Embora incipiente, vem crescendo no Brasil o número de ações indenizatórias que buscam o ressarcimento de danos causados por cartéis. O ajuizamento dessas ações enfrenta diversos obstáculos legais e processuais, dentre os quais se destacam a identificação e a quantificação dos danos sofridos em razão de práticas de cartel1. É nesse cenário que se discute se é possível compatibilizar a responsabilização civil de possíveis cartelistas e a tese relacionada ao potencial repasse do sobrepreço decorrente do cartel ao longo da cadeia produtiva (passing-on defense).
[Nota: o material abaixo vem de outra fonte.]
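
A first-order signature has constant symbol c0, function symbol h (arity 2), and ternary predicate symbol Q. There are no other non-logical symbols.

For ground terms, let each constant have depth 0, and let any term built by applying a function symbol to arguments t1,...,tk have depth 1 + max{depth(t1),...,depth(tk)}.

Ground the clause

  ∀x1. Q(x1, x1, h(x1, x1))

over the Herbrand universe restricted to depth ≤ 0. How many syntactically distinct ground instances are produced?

Ground terms of depth ≤ 0:
  Write N_k for the number of ground terms of depth ≤ k. A term of depth ≤ k is either a constant or a function symbol applied to arguments of depth ≤ k−1, so N_k = 1 + N_{k-1}^2.
  N_0 = 1
So there is exactly 1 ground term available for substitution.
The body mentions the single quantified variable x1; since ground terms form a free algebra, no two substitutions collapse to the same formula.
Number of ground instances = 1.

1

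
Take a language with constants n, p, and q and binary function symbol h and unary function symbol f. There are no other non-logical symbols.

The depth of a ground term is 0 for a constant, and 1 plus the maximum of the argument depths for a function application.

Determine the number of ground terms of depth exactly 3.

Count level by level. With function symbols h/2, f/1, the terms of depth ≤ k are the 3 constants together with each function applied to depth-≤(k−1) tuples, so N_k = 3 + N_{k-1}^2 + N_{k-1}.
N_0 = 3
N_1 = 3 + 3^2 + 3 = 15
N_2 = 3 + 15^2 + 15 = 243
N_3 = 3 + 243^2 + 243 = 59295
Terms of depth exactly 3: N_3 − N_2 = 59295 − 243 = 59052.

59052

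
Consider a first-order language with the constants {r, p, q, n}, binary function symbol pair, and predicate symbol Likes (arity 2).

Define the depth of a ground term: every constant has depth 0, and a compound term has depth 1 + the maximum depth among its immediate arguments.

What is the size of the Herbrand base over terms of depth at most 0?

16

First count ground terms of depth ≤ 0.
Let N_k count ground terms of depth at most k. Each non-constant term of depth ≤ k is some function symbol applied to depth-≤(k−1) arguments, giving N_k = 4 + N_{k-1}^2.
N_0 = 4
So |H| = 4.
Ground atoms are formed by filling each argument slot of a predicate with a term from H, so an r-ary predicate gives |H|^r atoms:
  Likes: 4^2 = 16
Total ground atoms: 16.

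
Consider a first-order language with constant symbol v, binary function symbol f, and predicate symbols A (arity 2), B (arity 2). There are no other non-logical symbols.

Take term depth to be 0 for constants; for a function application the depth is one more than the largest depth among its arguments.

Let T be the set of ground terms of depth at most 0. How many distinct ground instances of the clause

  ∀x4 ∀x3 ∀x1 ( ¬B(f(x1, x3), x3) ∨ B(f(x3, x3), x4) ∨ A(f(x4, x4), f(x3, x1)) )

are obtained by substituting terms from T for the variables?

1

Ground terms of depth ≤ 0:
  Write N_k for the number of ground terms of depth ≤ k. A term of depth ≤ k is either a constant or a function symbol applied to arguments of depth ≤ k−1, so N_k = 1 + N_{k-1}^2.
  N_0 = 1
  Explicitly: v.
So there is exactly 1 ground term available for substitution.
The clause has 3 distinct variables (x4, x3, x1), each appearing in the body. In the free term algebra distinct substitutions yield syntactically distinct ground instances.
Number of ground instances = 1^3 = 1.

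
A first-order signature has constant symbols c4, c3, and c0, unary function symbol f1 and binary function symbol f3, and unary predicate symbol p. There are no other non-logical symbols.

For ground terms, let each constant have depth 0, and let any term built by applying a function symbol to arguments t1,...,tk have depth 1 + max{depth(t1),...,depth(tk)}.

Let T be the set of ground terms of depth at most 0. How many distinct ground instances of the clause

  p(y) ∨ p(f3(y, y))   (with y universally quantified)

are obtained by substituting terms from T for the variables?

Ground terms of depth ≤ 0:
  Write N_k for the number of ground terms of depth ≤ k. A term of depth ≤ k is either a constant or a function symbol applied to arguments of depth ≤ k−1, so N_k = 3 + N_{k-1} + N_{k-1}^2.
  N_0 = 3
  Explicitly: c4, c3, c0.
So there are 3 ground terms available for substitution.
The clause has 1 distinct variable (y), which appears in the body. In the free term algebra distinct substitutions yield syntactically distinct ground instances.
Number of ground instances = 3.

3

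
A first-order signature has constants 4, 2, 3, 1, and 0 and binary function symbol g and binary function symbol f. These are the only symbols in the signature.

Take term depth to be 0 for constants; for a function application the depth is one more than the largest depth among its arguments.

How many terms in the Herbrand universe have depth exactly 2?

6000

Let N_k = |{terms of depth ≤ k}|. Then N_0 = 5 and N_k = 5 + N_{k-1}^2 + N_{k-1}^2 for k ≥ 1 (one summand per function symbol, arity giving the exponent).
N_0 = 5
N_1 = 5 + 5^2 + 5^2 = 55
N_2 = 5 + 55^2 + 55^2 = 6055
Terms of depth exactly 2: N_2 − N_1 = 6055 − 55 = 6000.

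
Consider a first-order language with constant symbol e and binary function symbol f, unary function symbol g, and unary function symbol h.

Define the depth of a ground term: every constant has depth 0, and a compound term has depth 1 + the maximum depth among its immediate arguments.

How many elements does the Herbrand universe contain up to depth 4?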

A legislação antitruste estabelece que aqueles prejudicados por condutas, consideradas, ilícitos concorrenciais têm legitimidade para ajuizar ações para requerer o pagamento de indenização por prejuízos que tenham sofrido2, inclusive sob o fundamento da proibição ao enriquecimento ilícito3. Daí surge o questionamento: como definir qual o agente da cadeia de produção efetivamente suporta(ou) os danos oriundos do cartel e, portanto, é parte legítima para pleitear a reparação por eventuais danos?

A dúvida, fundada e efetiva, é se uma empresa que adquire um insumo para a fabricação de um produto vendido a usuários finais efetivamente sofre prejuízos ou repassa o potencial aumento daqueles custos a seus clientes. Caso exista o repasse do suposto sobrepreço, uma potencial indenização pela existência de uma prática anticoncorrencial pode representar enriquecimento ilícito, na medida em que o autor da ação (intermediário na cadeia produtiva) poderá receber, a título de indenização, um valor que já havia sido custeado pelo usuário final da cadeia.
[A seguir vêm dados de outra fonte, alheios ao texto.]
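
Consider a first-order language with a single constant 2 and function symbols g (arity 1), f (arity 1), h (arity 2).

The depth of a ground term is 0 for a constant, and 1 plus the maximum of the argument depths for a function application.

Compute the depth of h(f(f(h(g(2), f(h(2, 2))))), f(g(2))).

6

depth(g(2)) = 1 + depth(2) = 1 + 0 = 1
depth(h(2, 2)) = 1 + max(0, 0) = 1
depth(f(h(2, 2))) = 1 + depth(h(2, 2)) = 1 + 1 = 2
depth(h(g(2), f(h(2, 2)))) = 1 + max(1, 2) = 3
depth(f(h(g(2), f(h(2, 2))))) = 1 + depth(h(g(2), f(h(2, 2)))) = 1 + 3 = 4
depth(f(f(h(g(2), f(h(2, 2)))))) = 1 + depth(f(h(g(2), f(h(2, 2))))) = 1 + 4 = 5
depth(f(g(2))) = 1 + depth(g(2)) = 1 + 1 = 2
depth(h(f(f(h(g(2), f(h(2, 2))))), f(g(2)))) = 1 + max(5, 2) = 6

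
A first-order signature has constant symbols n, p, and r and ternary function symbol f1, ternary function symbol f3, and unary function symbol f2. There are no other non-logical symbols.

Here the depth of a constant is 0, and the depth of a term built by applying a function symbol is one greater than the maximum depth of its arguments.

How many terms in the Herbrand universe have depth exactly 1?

Let N_k = |{terms of depth ≤ k}|. Then N_0 = 3 and N_k = 3 + N_{k-1}^3 + N_{k-1}^3 + N_{k-1} for k ≥ 1 (one summand per function symbol, arity giving the exponent).
N_0 = 3
N_1 = 3 + 3^3 + 3^3 + 3 = 60
Terms of depth exactly 1: N_1 − N_0 = 60 − 3 = 57.

57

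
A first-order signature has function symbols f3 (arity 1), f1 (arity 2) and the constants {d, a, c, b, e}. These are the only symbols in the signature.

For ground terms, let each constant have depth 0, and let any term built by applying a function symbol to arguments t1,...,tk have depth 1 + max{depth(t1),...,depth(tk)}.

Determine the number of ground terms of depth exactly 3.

1600230

Let N_k = |{terms of depth ≤ k}|. Then N_0 = 5 and N_k = 5 + N_{k-1} + N_{k-1}^2 for k ≥ 1 (one summand per function symbol, arity giving the exponent).
N_0 = 5
N_1 = 5 + 5 + 5^2 = 35
N_2 = 5 + 35 + 35^2 = 1265
N_3 = 5 + 1265 + 1265^2 = 1601495
Terms of depth exactly 3: N_3 − N_2 = 1601495 − 1265 = 1600230.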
O Tribunal de Justiça do Estado de São Paulo (TJSP) já teve a oportunidade de se pronunciar sobre o tema em recentes decisões.
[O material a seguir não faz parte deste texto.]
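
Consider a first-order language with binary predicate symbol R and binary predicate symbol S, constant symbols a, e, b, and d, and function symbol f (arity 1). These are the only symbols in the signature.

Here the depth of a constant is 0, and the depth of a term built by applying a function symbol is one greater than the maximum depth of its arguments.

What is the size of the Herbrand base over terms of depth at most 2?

288

First count ground terms of depth ≤ 2.
If N_k denotes the number of depth-≤k ground terms, the 4 constants give N_0 = 4, and each function symbol of arity r contributes N_{k-1}^r new terms at level k: N_k = 4 + N_{k-1}.
N_0 = 4
N_1 = 4 + 4 = 8
N_2 = 4 + 8 = 12
Explicitly: a, e, b, d, f(a), f(e), f(b), f(d), f(f(a)), f(f(e)), f(f(b)), f(f(d)).
So |H| = 12.
A ground atom is a predicate applied to a tuple of terms from H, so the count is the sum over predicates of |H|^arity:
  R: 12^2 = 144;  S: 12^2 = 144
Total ground atoms: 144 + 144 = 288.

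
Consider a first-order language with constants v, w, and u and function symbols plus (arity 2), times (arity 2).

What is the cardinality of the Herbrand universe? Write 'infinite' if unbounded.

The signature has at least one function symbol (plus, arity 2) and at least one constant (v).
Iterating plus gives infinitely many distinct ground terms: v, plus(v, v), plus(plus(v, v), plus(v, v)), ...
So the Herbrand universe is infinite.

infinite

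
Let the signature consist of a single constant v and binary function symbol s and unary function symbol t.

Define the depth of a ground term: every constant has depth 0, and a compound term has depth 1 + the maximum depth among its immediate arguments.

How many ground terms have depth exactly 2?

10

Let N_k = |{terms of depth ≤ k}|. Then N_0 = 1 and N_k = 1 + N_{k-1}^2 + N_{k-1} for k ≥ 1 (one summand per function symbol, arity giving the exponent).
N_0 = 1
N_1 = 1 + 1^2 + 1 = 3
N_2 = 1 + 3^2 + 3 = 13
Terms of depth exactly 2: N_2 − N_1 = 13 − 3 = 10.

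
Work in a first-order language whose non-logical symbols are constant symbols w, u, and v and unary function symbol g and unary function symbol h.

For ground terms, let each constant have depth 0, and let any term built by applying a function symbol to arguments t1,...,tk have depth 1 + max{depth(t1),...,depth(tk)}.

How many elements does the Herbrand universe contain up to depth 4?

Let N_k = |{terms of depth ≤ k}|. Then N_0 = 3 and N_k = 3 + N_{k-1} + N_{k-1} for k ≥ 1 (one summand per function symbol, arity giving the exponent).
N_0 = 3
N_1 = 3 + 3 + 3 = 9
N_2 = 3 + 9 + 9 = 21
N_3 = 3 + 21 + 21 = 45
N_4 = 3 + 45 + 45 = 93

93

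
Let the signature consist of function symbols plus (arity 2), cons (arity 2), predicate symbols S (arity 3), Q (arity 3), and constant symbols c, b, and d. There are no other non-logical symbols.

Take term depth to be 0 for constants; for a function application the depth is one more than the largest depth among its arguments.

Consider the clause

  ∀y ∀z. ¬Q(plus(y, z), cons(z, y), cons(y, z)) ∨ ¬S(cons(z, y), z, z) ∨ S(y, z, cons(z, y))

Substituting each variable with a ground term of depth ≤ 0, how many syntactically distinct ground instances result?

Ground terms of depth ≤ 0:
  Count level by level. With function symbols plus/2, cons/2, the terms of depth ≤ k are the 3 constants together with each function applied to depth-≤(k−1) tuples, so N_k = 3 + N_{k-1}^2 + N_{k-1}^2.
  N_0 = 3
So there are 3 ground terms available for substitution.
The body mentions every one of the 2 quantified variables; since ground terms form a free algebra, no two substitutions collapse to the same formula.
Number of ground instances = 3^2 = 9.

9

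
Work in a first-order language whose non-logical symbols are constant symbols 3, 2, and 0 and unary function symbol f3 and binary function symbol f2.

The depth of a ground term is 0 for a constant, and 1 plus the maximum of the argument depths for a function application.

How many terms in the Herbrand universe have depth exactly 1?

Let N_k count ground terms of depth at most k. Each non-constant term of depth ≤ k is some function symbol applied to depth-≤(k−1) arguments, giving N_k = 3 + N_{k-1} + N_{k-1}^2.
N_0 = 3
N_1 = 3 + 3 + 3^2 = 15
Terms of depth exactly 1: N_1 − N_0 = 15 − 3 = 12.

12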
Em 29.5.2019, a 5ª Câmara de Direito Privado do TJSP proferiu acórdão no âmbito de ação indenizatória ajuizada por empresa de engenharia supostamente prejudicada pelo denominado “cartel de cimento”4, uma das maiores condenações do Conselho Administrativo de Defesa Econômica (CADE)5.

No entendimento do TJSP, “a ocorrência de cartel, ainda que demonstrada, não ensejava o acolhimento automático da pretensão, eis que gera um dano difuso à sociedade”, concluindo que a autora da demanda teria deixado de comprovar a ocorrência de dano específico sofrido. Nessa linha, destacou-se que a formação do cartel teria sido uma “prática nociva à sociedade como um todo” e que seria imprescindível, à autora da ação, demonstrar ter sido diretamente afetada pela conduta ilegal.

Além disso, apontou o TJSP ser fato notório e independente de prova que, em suas contratações, empresas “repassa[m] os custos de produção ao consumidor, por visar, eminentemente, ao lucro”. Com isso, decidiu o TJSP pela manutenção da sentença, entendendo que a autora não teria apresentado provas do dano, o que seria “impassível de produção por simples perícia”.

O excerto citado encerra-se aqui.